Wenden wir uns den Zahlen im Gesamtergebnis zu. Wir planen einen Jahresfehlbetrag von mehr als 2,1 Mio. €. Dieser muss vollständig durch die Entnahme aus der Allgemeinen Rücklage gedeckt werden, nachdem wir in den Jahren davor die Ausgleichrücklage schon verzehrt haben. Damit ist auch der sogenannte fiktive Haushaltsausgleich nicht mehr möglich. Und wir entnehmen 5,33 % aus der Allgemeinen Rücklage. Damit überspringen wir die 5 % Hürde für die Entnahmen aus der Allgemeinen Rücklage. Im Folgejahr liegt die Planung mit 4,98 % nur 0,02 % unter dieser Hürde, so dass anzunehmen ist, dass bei nur geringfügiger Verschlechterung des Ergebnisses die Hürde zum zweiten Mal gerissen wird. Das erscheint so gut wie sicher, da die mittelfristige Finanzplanung bei den Personalkosten nur eine Steigerung von 1 % vorsieht.
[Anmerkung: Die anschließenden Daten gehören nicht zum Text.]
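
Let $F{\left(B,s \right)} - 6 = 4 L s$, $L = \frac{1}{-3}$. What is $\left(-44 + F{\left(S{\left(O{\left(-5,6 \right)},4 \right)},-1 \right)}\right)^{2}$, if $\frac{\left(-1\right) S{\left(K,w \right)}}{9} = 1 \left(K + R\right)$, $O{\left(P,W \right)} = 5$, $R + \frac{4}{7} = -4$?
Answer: $\frac{12100}{9} \approx 1344.4$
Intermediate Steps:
$R = - \frac{32}{7}$ ($R = - \frac{4}{7} - 4 = - \frac{32}{7} \approx -4.5714$)
$L = - \frac{1}{3} \approx -0.33333$
$S{\left(K,w \right)} = \frac{288}{7} - 9 K$ ($S{\left(K,w \right)} = - 9 \cdot 1 \left(K - \frac{32}{7}\right) = - 9 \cdot 1 \left(- \frac{32}{7} + K\right) = - 9 \left(- \frac{32}{7} + K\right) = \frac{288}{7} - 9 K$)
$F{\left(B,s \right)} = 6 - \frac{4 s}{3}$ ($F{\left(B,s \right)} = 6 + 4 \left(- \frac{1}{3}\right) s = 6 - \frac{4 s}{3}$)
$\left(-44 + F{\left(S{\left(O{\left(-5,6 \right)},4 \right)},-1 \right)}\right)^{2} = \left(-44 + \left(6 - - \frac{4}{3}\right)\right)^{2} = \left(-44 + \left(6 + \frac{4}{3}\right)\right)^{2} = \left(-44 + \frac{22}{3}\right)^{2} = \left(- \frac{110}{3}\right)^{2} = \frac{12100}{9}$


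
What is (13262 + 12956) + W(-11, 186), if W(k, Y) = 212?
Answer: 26430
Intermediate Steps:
(13262 + 12956) + W(-11, 186) = (13262 + 12956) + 212 = 26218 + 212 = 26430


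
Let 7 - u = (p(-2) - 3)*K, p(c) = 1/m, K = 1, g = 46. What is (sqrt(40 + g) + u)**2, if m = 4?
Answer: 2897/16 + 39*sqrt(86)/2 ≈ 361.90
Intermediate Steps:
p(c) = 1/4
u = 39/4 (u = 7 - (1/4 - 3) = 7 - (-11)/4 = 7 - 1*(-11/4) = 7 + 11/4 = 39/4 ≈ 9.7500)
(sqrt(40 + g) + u)**2 = (sqrt(40 + 46) + 39/4)**2 = (sqrt(86) + 39/4)**2 = (39/4 + sqrt(86))**2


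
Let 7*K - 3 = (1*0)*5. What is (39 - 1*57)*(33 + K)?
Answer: -4212/7 ≈ -601.71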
Und dann sind wir im Haushaltssicherungskonzept. Und wenn das eintritt, wird die Verwaltung endlich gezwungen sein, ein Konzept zu entwickeln, wie man die Gemeinde nachhaltig finanzieren kann. Sicherlich käme es auch dann zu Gebühren- und Steuererhöhungen, aber eben auch zum Wegschnitt vieler Ausgaben des Ergebnishaushaltes und zu einem verlässlichen Haushalt.
In der Risikobetrachtung im Vorbericht schreiben Bürgermeister und Kämmerer, dass allen Beteiligten bewusst sein muss, dass der benötigte Betrag zu Konsolidierung des Haushaltes nicht allein durch Einsparungen erreicht werden kann. Nicht allein ja, aber in Teilen doch. Und wo sind hier ihre Vorschläge? Sie fordern, dass den Bürgerinnen und Bürgern ein verantwortungsvolles Handeln mit den Ressourcen transparent gemacht werden muss und wo Einsparungen und sogar Verzicht möglich erscheinen. Aber das tun sie seit Jahren nicht.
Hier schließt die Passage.